Progressivement au cours de son stage, et dans un même mouvement psychique, le stagiaire se familiarise avec ce double externe qu’est le patient et avec son double interne, sa propre étrangeté. Il apprivoise peu à peu l’image de lui-même en l’autre, il peut s’y reconnaître en partie sans s’y perdre, il apprend à gérer la question de la « bonne distance », distanciation interne surtout, et il y gagne en intériorisation et en « richesse psychique » puisqu’il est alors capable sans trop d’angoisse d’éprouver son propre dédoublement interne, sa propre étrangeté.
Ce travail psychique qui s’opère chez les stagiaires tout au long de leur stage produit aussi des effets thérapeutiques chez les patients, par un processus d’identification primaire induit par le dispositif spéculaire de la MAP, où, comme le dit Sami-Ali, le patient se saisit comme un autre et où l’autre est l’image de soi : un monde de la métamorphose du même.
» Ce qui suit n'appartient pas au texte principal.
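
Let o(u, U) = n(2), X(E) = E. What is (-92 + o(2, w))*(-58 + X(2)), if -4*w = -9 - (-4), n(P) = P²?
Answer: 4928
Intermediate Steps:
w = 5/4 (w = -(-9 - (-4))/4 = -(-9 - 1*(-4))/4 = -(-9 + 4)/4 = -¼*(-5) = 5/4 ≈ 1.2500)
o(u, U) = 4 (o(u, U) = 2² = 4)
(-92 + o(2, w))*(-58 + X(2)) = (-92 + 4)*(-58 + 2) = -88*(-56) = 4928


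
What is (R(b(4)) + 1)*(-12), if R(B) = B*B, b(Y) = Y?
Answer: -204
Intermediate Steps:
R(B) = B²
(R(b(4)) + 1)*(-12) = (4² + 1)*(-12) = (16 + 1)*(-12) = 17*(-12) = -204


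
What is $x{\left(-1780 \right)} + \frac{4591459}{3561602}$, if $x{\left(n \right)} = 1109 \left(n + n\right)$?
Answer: $- \frac{14061342568621}{3561602} \approx -3.948 \cdot 10^{6}$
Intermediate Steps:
$x{\left(n \right)} = 2218 n$ ($x{\left(n \right)} = 1109 \cdot 2 n = 2218 n$)
$x{\left(-1780 \right)} + \frac{4591459}{3561602} = 2218 \left(-1780\right) + \frac{4591459}{3561602} = -3948040 + 4591459 \cdot \frac{1}{3561602} = -3948040 + \frac{4591459}{3561602} = - \frac{14061342568621}{3561602}$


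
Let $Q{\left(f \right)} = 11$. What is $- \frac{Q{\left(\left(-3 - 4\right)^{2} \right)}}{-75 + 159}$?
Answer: $- \frac{11}{84} \approx -0.13095$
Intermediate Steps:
$- \frac{Q{\left(\left(-3 - 4\right)^{2} \right)}}{-75 + 159} = - \frac{11}{-75 + 159} = - \frac{11}{84}$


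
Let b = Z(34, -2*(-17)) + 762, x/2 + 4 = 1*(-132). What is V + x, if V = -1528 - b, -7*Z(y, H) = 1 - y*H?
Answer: -2727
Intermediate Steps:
Z(y, H) = -1/7 + H*y/7 (Z(y, H) = -(1 - y*H)/7 = -(1 - H*y)/7 = -1/7 + H*y/7)
x = -272 (x = -8 + 2*(1*(-132)) = -8 + 2*(-132) = -8 - 264 = -272)
b = 927 (b = (-1/7 + (1/7)*(-2*(-17))*34) + 762 = (-1/7 + (1/7)*34*34) + 762 = (-1/7 + 1156/7) + 762 = 165 + 762 = 927)
V = -2455 (V = -1528 - 1*927 = -1528 - 927 = -2455)
V + x = -2455 - 272 = -2727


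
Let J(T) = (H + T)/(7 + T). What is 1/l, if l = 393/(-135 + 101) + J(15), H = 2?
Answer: -187/2017 ≈ -0.092712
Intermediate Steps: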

Aussi la fonction implicite des stagiaires dans le dispositif de la MAP serait de renforcer le lien de similitude entre soignants et patients, de fournir en quelque sorte une « plus-value » de familiarité qui amplifie le dispositif en miroir et facilite les effets thérapeutiques du dépassement de l’expérience d’étrange familiarité.
La traversée de cette épreuve, pour qui accepte de s’y confronter, à valeur d’épreuve initiatique. Elle met en crise mais elle a des effets identitaires et identificatoires. C’est sans doute pourquoi le stage à la MAP a la réputation auprès de générations successives de stagiaires d’être à la fois très impliquant et très formateur !
La MAP accueille aussi des étudiants du niveau licence qui y effectuent leur stage d’étonnement. Ils viennent 25 demi-journées groupées sur une période d’un mois. Plusieurs signes viennent marquer leur statut particulier : ils sont là « pour eux », dans le cadre de leurs études, ils n’ont pas de responsabilité envers les patients. Ils ont à respecter les règles de vie de la MAP et le secret professionnel dans la mesure où ils ont accès aux dossiers des patients et participent aux réunions de l’équipe.
Ce stage est leur premier contact avec un lieu de soin et, souvent, l’occasion de leurs premières relations avec des patients dans leur vie quotidienne. Expérience d’une humanité commune, mais aussi d’étrangeté. C’est un stage qui, toujours, oblige l’étudiant à penser la question de la distance.
En résumé et pratiquement, les étudiants de DESS peuvent effectuer un stage à ALP ou à la MAP, les étudiants de maîtrise dans les communautés thérapeutiques et à la MAP en été, les étudiants de licence à la MAP.